The news for Finland is particularly worrying. As reported by The Helsinki Times, discrimination against people of Sub-Saharan African descent is particularly common in Finland. Almost a half (45%) of the respondents reported that they have experienced discrimination over the past year and well over a half (60%) that they have experienced discrimination over the past five years.
“The results are a clear confirmation that there’s a lot of racism in Finland,” Kirsi Pimiä, the Non-Discrimination Ombudsman of Finland, stated to Helsingin Sanomat on December 10.
“The researchers said they were shocked by the high ranking of Finland. They found it difficult to believe that there can be so much racism in a welfare state such as Finland.”
A total of 500 people of immigrant and ethnic minority group backgrounds were interviewed for the survey in the capital region, according to Helsingin Sanomat.
According to The Helsinki Times, the willingness and ability of respondents to report discrimination, however, appears to vary substantially between member states.
For example, nearly a third (30%) of respondents of Sub-Saharan African descent in Finland said they reported or filed a complaint about the latest incident of discrimination; in Austria, Italy and Portugal, fewer than a tenth of respondents of similar background said they did so.
In a press release, the FRA stressed that discrimination remains a union-wide problem in all areas of life – especially, in job-seeking – in spite of the introduction of anti-discrimination laws at the turn of the millennium. For many, it adds, discrimination is a recurring experience.

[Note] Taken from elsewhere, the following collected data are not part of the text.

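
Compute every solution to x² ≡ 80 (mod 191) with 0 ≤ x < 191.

56, 135

Since 191 ≡ 3 (mod 4), a square root of 80 is 80^((191+1)/4) = 80^48 mod 191.
Repeated squaring: 80^2≡97, 80^4≡50, 80^8≡17, 80^16≡98, 80^32≡54 (mod 191).
80^48 = 80^(32+16) ≡ 135 (mod 191).
Check: 135² = 18225 ≡ 80 (mod 191). The two roots are 56 and 135.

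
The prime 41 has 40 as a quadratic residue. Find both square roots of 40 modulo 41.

41 ≡ 1 (mod 4), so we find a root by search.
Trying successive values, 9² = 81 ≡ 40 (mod 41). The other root is 41 − 9 = 32.

9, 32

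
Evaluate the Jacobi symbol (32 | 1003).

Pull out 2^5: since 1003 ≡ 3 (mod 8), (2/1003) = -1, so (2/1003)^5 = -1.
Reached (1/1003) = 1. Collecting the sign flips along the way, the symbol is -1.

-1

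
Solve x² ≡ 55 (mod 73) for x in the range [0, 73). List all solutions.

73 ≡ 1 (mod 4), so we find a root by search.
Trying successive values, 36² = 1296 ≡ 55 (mod 73). The other root is 73 − 36 = 37.

36, 37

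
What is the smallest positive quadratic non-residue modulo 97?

(2/97) = +1, so 2 is a residue.
(3/97) = +1, so 3 is a residue.
(4/97) = +1, so 4 is a residue.
(5/97) = −1, so 5 is the smallest positive non-residue mod 97.

5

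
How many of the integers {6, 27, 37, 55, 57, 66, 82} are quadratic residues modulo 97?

3

(6/97) = +1 → QR.
(27/97) = +1 → QR.
(37/97) = -1 → non-residue.
(55/97) = -1 → non-residue.
(57/97) = -1 → non-residue.
(66/97) = +1 → QR.
(82/97) = -1 → non-residue.
Total quadratic residues among the 7: 3.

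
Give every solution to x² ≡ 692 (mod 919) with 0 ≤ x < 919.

Since 919 ≡ 3 (mod 4), a square root of 692 is 692^((919+1)/4) = 692^230 mod 919.
Repeated squaring: 692^2≡65, 692^4≡549, 692^8≡888, 692^16≡42, 692^32≡845, 692^64≡881, 692^128≡525 (mod 919).
692^230 = 692^(128+64+32+4+2) ≡ 438 (mod 919).
Check: 438² = 191844 ≡ 692 (mod 919). The two roots are 438 and 481.

438, 481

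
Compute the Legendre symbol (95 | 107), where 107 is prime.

Euler's criterion: (95/107) ≡ 95^53 (mod 107).
95^2 ≡ 37 (mod 107)
95^4 ≡ 85 (mod 107)
95^8 ≡ 56 (mod 107)
95^16 ≡ 33 (mod 107)
95^32 ≡ 19 (mod 107)
95^53 = 95^(32+16+4+1) ≡ 106 (mod 107).
Result is 106 ≡ −1, so (95/107) = −1.

-1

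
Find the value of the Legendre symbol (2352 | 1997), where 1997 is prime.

First reduce: 2352 ≡ 355 (mod 1997).
Reciprocity: 355 ≡ 3 and 1997 ≡ 1 (mod 4), so (355/1997) = +(1997/355).
Reduce top mod 355: now compute (222/355).
Pull out 2: since 355 ≡ 3 (mod 8), (2/355) = -1.
Reciprocity: 111 ≡ 3 and 355 ≡ 3 (mod 4), so (111/355) = −(355/111).
Reduce top mod 111: now compute (22/111).
Pull out 2: since 111 ≡ 7 (mod 8), (2/111) = +1.
Reciprocity: 11 ≡ 3 and 111 ≡ 3 (mod 4), so (11/111) = −(111/11).
Reduce top mod 11: now compute (1/11).
Reached (1/11) = 1. Collecting the sign flips along the way, the symbol is -1.

-1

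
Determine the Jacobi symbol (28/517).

Pull out 2^2: since 517 ≡ 5 (mod 8), (2/517) = -1, so (2/517)^2 = +1.
Reciprocity: 7 ≡ 3 and 517 ≡ 1 (mod 4), so (7/517) = +(517/7).
Reduce top mod 7: now compute (6/7).
Pull out 2: since 7 ≡ 7 (mod 8), (2/7) = +1.
Reciprocity: 3 ≡ 3 and 7 ≡ 3 (mod 4), so (3/7) = −(7/3).
Reduce top mod 3: now compute (1/3).
Reached (1/3) = 1. Collecting the sign flips along the way, the symbol is -1.

-1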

The only member state to yield a higher 12-month rate of discrimination against people of Sub-Saharan African descent was Luxembourg (50%). High 12-month rates of discrimination were reported also by North African respondents in the Netherlands (49%) and Roma respondents in Greece (48%) and Portugal (47%).
According to the FRA, this indicates that rights consciousness – including the knowledge and means to complain – varies not only between individual respondents and/or target groups. “It also points to varying degrees of effectiveness of existing laws and policies that aim to counteract discrimination and ensure equality for all in the member states,” concluded the FRA.
The average reporting rate across the union was 12%.